Malaise dans la rationalité

   Ce sous-titre fait, bien sûr, référence à l’important travail de Sigmund Freud. Cet essai est un document sociologique essentiel – même si Freud le situe dans le cadre de sa théorie psychanalytique. Le problème sous-jacent y est exposé en termes simples :

   La vie telle qu’elle nous est imposée est trop dure pour nous, elle nous apporte trop de douleurs, de déceptions, de tâches insolubles. Pour la supporter, nous ne pouvons pas nous passer de remèdes sédatifs (cela ne va pas sans constructions adjuvantes, nous a dit Théodore Fontane). Ces remèdes, il en est peut-être de trois sortes : de puissantes diversions qui nous permettent de faire peu de cas de notre misère, des satisfactions substitutives qui la diminuent, des stupéfiants qui nous y rendent insensibles. Quelque chose de cette espèce, quoi que ce soit, est indispensable (13).

   Mais pourquoi nous est-il si difficile d’être heureux ? Freud désigne trois sources probables de la souffrance humaine :

la surpuissance de la nature, la caducité de notre propre corps et la déficience des dispositifs qui règlent les relations des hommes entre eux dans la famille, l’État et la société.
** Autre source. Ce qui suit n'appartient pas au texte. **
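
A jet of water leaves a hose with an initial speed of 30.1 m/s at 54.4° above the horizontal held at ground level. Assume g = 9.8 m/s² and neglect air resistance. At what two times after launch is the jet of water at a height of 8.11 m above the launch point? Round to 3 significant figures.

0.357 s and 4.64 s

v_y0 = 30.1 sin 54.4° = 24.47 m/s.
Set y = v_y0 t − ½ g t² = 8.11: 4.900 t² − 24.47 t + 8.11 = 0.
t = [24.47 ± √(598.8 − 159.0)] / 9.8 = (24.47 ± 20.97) / 9.8, giving t = 0.357 s or t = 4.64 s.
So the jet of water is at 8.11 m at t = 0.357 s (rising) and t = 4.64 s (falling).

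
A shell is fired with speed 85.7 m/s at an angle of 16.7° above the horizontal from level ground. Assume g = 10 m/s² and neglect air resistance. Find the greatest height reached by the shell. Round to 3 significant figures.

Vertical component of launch velocity: v_y = 85.7 sin 16.7° = 24.63 m/s.
At the highest point the vertical velocity is zero, so v_y² = 2 g h_max.
h_max = (24.63)² / (2 × 10) = 606.6 / 20.00 = 30.3 m.

30.3 m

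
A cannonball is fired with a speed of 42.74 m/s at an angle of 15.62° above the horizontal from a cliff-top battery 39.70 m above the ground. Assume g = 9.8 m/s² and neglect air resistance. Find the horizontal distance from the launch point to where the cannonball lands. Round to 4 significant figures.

Components: v_x = 42.74 cos 15.62° = 41.162 m/s, v_y = 42.74 sin 15.62° = 11.508 m/s.
Vertical: 0 = 39.70 + 11.508 t − ½(9.8) t² ⇒ 4.900 t² − 11.508 t − 39.70 = 0.
t = [11.508 + √(132.43 + 778.12)] / 9.800 = 4.2534 s.
Horizontal: R = v_x · t = 41.162 × 4.2534 = 175.1 m.

175.1 m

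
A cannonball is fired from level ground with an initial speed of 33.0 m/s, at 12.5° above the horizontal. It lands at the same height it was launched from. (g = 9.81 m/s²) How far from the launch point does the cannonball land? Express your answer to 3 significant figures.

46.9 m

Components: v_x = 33.0 cos 12.5° = 32.22 m/s, v_y = 33.0 sin 12.5° = 7.143 m/s.
Time of flight (same landing height): t = 2 v_y / g = 2 × 7.143 / 9.81 = 1.456 s.
Range: R = v_x · t = 32.22 × 1.456 = 46.9 m.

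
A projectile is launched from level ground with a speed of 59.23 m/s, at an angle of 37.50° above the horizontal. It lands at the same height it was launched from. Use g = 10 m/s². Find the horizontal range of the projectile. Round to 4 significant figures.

For level ground, R = v₀² sin(2θ) / g.
sin(2 × 37.50°) = sin 75.000° = 0.9659.
R = (59.23)² × 0.9659 / 10 = 338.9 m.

338.9 m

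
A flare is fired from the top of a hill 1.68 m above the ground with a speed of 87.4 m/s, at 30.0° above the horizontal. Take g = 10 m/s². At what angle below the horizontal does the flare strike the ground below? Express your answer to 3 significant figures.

v_x = 87.4 cos 30.0° = 75.69 m/s.
At impact |v_y| = √(v_y0² + 2 g h) = √(43.70² + 2×10×1.68) = 44.08 m/s.
Angle below horizontal = arctan(|v_y| / v_x) = arctan(44.08 / 75.69) = 30.2°.

30.2°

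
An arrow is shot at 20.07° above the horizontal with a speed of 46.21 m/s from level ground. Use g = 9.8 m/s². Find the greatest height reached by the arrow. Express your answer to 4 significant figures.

12.83 m

Vertical component of launch velocity: v_y = 46.21 sin 20.07° = 15.858 m/s.
At the highest point the vertical velocity is zero, so v_y² = 2 g h_max.
h_max = (15.858)² / (2 × 9.8) = 251.48 / 19.60 = 12.83 m.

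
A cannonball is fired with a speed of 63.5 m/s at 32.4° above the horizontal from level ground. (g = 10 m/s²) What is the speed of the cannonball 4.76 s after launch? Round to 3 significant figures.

55.3 m/s

v_x = 63.5 cos 32.4° = 53.61 m/s (constant).
v_y(t) = 63.5 sin 32.4° − g t = 34.03 − 10 × 4.76 = -13.57 m/s.
Speed = √(v_x² + v_y²) = √(2874 + 184.1) = 55.3 m/s.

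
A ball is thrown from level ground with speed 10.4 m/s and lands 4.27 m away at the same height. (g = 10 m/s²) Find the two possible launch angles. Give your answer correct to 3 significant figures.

11.6° and 78.4°

Level-ground range: R = v₀² sin(2θ)/g ⇒ sin 2θ = R g / v₀² = 4.27×10/10.4² = 0.3948.
2θ = arcsin(0.3948) = 23.25° or 180° − 23.25° = 156.75°.
So θ = 11.6° or θ = 78.4°.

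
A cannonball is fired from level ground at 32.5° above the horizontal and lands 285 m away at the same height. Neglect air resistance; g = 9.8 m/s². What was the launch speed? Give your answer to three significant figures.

55.5 m/s

On level ground, R = v₀² sin(2θ) / g, so v₀ = √(R g / sin 2θ).
sin(2 × 32.5°) = 0.9063.
v₀ = √(285 × 9.8 / 0.9063) = √3082 = 55.5 m/s.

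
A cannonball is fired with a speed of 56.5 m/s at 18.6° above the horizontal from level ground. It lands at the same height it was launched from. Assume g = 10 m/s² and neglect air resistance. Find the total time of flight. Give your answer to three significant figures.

Vertical component: v_y = 56.5 sin 18.6° = 18.02 m/s.
For a projectile landing at launch height, time of flight is t = 2 v_y / g = 2 × 18.02 / 10 = 3.60 s.

3.60 s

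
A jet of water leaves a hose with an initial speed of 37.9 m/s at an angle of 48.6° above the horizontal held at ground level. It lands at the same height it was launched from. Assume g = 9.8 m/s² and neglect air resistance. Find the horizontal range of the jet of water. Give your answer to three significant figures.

For level ground, R = v₀² sin(2θ) / g.
sin(2 × 48.6°) = sin 97.20° = 0.9921.
R = (37.9)² × 0.9921 / 9.8 = 145 m.

145 m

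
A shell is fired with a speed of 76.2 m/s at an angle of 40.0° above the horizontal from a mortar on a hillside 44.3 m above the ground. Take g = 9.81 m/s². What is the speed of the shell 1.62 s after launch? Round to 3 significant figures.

67.1 m/s

v_x = 76.2 cos 40.0° = 58.37 m/s (constant).
v_y(t) = 76.2 sin 40.0° − g t = 48.98 − 9.81 × 1.62 = 33.09 m/s.
Speed = √(v_x² + v_y²) = √(3407 + 1095) = 67.1 m/s.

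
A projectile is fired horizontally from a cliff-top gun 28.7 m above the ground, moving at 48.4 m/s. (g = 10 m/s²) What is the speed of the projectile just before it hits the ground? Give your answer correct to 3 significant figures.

54.0 m/s

Fall time: t = √(2 × 28.7 / 10) = 2.396 s.
At impact: v_x = 48.4 m/s (unchanged), v_y = g t = 10 × 2.396 = 23.96 m/s.
Speed = √(v_x² + v_y²) = √(2343 + 574.1) = 54.0 m/s.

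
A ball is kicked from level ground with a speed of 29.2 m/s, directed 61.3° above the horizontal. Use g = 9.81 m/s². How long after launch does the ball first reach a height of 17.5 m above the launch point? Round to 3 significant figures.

0.808 s

v_y0 = 29.2 sin 61.3° = 25.61 m/s.
Set y = v_y0 t − ½ g t² = 17.5: 4.905 t² − 25.61 t + 17.5 = 0.
t = [25.61 ± √(655.9 − 343.4)] / 9.81 = (25.61 ± 17.68) / 9.81, giving t = 0.808 s or t = 4.41 s.
The ball is on the way up at the first time, so t = 0.808 s.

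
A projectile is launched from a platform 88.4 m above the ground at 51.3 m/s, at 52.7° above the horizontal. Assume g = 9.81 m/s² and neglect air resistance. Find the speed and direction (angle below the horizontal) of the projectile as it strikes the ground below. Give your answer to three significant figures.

66.1 m/s at 61.9° below the horizontal

v_x = 51.3 cos 52.7° = 31.09 m/s (constant).
|v_y| at impact = √((40.81)² + 2×9.81×88.4) = 58.31 m/s.
Speed = √(31.09² + 58.31²) = 66.1 m/s; angle = arctan(58.31/31.09) = 61.9° below horizontal.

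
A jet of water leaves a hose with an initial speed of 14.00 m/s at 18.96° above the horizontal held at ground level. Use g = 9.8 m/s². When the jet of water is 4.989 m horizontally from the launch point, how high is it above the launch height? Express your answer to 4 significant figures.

v_x = 14.00 cos 18.96° = 13.240 m/s, v_y0 = 14.00 sin 18.96° = 4.5487 m/s.
Time to reach x = 4.989 m: t = x / v_x = 4.989 / 13.240 = 0.37681 s.
y = v_y0 t − ½ g t² = 4.5487×0.37681 − 4.900×0.37681² = 1.018 m.

1.018 m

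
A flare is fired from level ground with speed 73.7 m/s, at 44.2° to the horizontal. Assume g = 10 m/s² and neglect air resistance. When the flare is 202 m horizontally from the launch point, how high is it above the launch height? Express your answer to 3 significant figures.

v_x = 73.7 cos 44.2° = 52.84 m/s, v_y0 = 73.7 sin 44.2° = 51.38 m/s.
Time to reach x = 202 m: t = x / v_x = 202 / 52.84 = 3.823 s.
y = v_y0 t − ½ g t² = 51.38×3.823 − 5.000×3.823² = 123 m.

123 m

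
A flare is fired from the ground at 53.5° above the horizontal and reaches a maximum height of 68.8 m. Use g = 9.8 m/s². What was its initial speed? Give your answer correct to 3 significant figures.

45.7 m/s

At maximum height v_y = 0, so (v₀ sin θ)² = 2 g H.
v₀ sin 53.5° = √(2 × 9.8 × 68.8) = 36.72 m/s.
v₀ = 36.72 / sin 53.5° = 36.72 / 0.8039 = 45.7 m/s.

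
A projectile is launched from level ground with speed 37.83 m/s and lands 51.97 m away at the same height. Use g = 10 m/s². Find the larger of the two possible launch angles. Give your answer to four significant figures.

79.35°

Level-ground range: R = v₀² sin(2θ)/g ⇒ sin 2θ = R g / v₀² = 51.97×10/37.83² = 0.3631.
2θ = arcsin(0.3631) = 21.291° or 180° − 21.291° = 158.709°.
So θ = 10.65° or θ = 79.35°.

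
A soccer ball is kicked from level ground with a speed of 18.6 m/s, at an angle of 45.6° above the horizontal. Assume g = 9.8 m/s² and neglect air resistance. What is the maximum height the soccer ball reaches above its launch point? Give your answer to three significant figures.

9.01 m

Vertical component of launch velocity: v_y = 18.6 sin 45.6° = 13.29 m/s.
At the highest point the vertical velocity is zero, so v_y² = 2 g h_max.
h_max = (13.29)² / (2 × 9.8) = 176.6 / 19.60 = 9.01 m.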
En ce qui concerne les deux premières sources, notre jugement ne peut osciller longtemps ; il nous contraint à reconnaître ces sources de souffrances et à nous soumettre à l’inévitable. Nous ne dominerons jamais parfaitement la nature ; notre organisme, lui-même une part de cette nature, demeurera toujours une formation passagère, limitée dans son adaptation et ses performances. De cette connaissance ne procède aucun effet paralysant ; au contraire, elle assigne à notre activité son orientation. Si nous ne pouvons supprimer toute souffrance, du moins pouvons-nous en supprimer plus d’une et tempérer telle autre ; une expérience plusieurs fois millénaire nous en a convaincus. Nous nous comportons différemment envers la troisième source, la source de souffrance sociale. Celle-là, nous ne voulons absolument pas l’admettre, nous ne pouvons discerner pourquoi les dispositifs créés par nous-mêmes ne devraient pas être bien plutôt une protection et un bienfait pour nous tous (14).

   Ayant affirmé cela, Freud opère un détour par l’histoire. Se penchant sur le comportement de son époque vis-à-vis des sources sociales du malaise, il note qu’un certain désenchantement y est à l’œuvre :

   Au cours des dernières générations, les hommes ont fait des progrès extraordinaires dans les sciences de la nature et de leur application technique, consolidant leur domination sur la nature d’une façon que l’on ne pouvait se représenter auparavant. Les détails de ce progrès sont généralement connus, il est superflu de les énumérer. Les hommes sont fiers de ces conquêtes et ont le droit de l’être. Mais ils croient avoir remarqué que cette possibilité nouvellement acquise de disposer de l’espace et du temps, cette soumission des forces de la nature, accomplissement d’une désirance millénaire n’ont pas augmenté le degré de satisfaction de plaisir qu’ils attendent de la vie, ne les ont pas, d’après ce qu’ils ressentent, rendu plus heureux (15).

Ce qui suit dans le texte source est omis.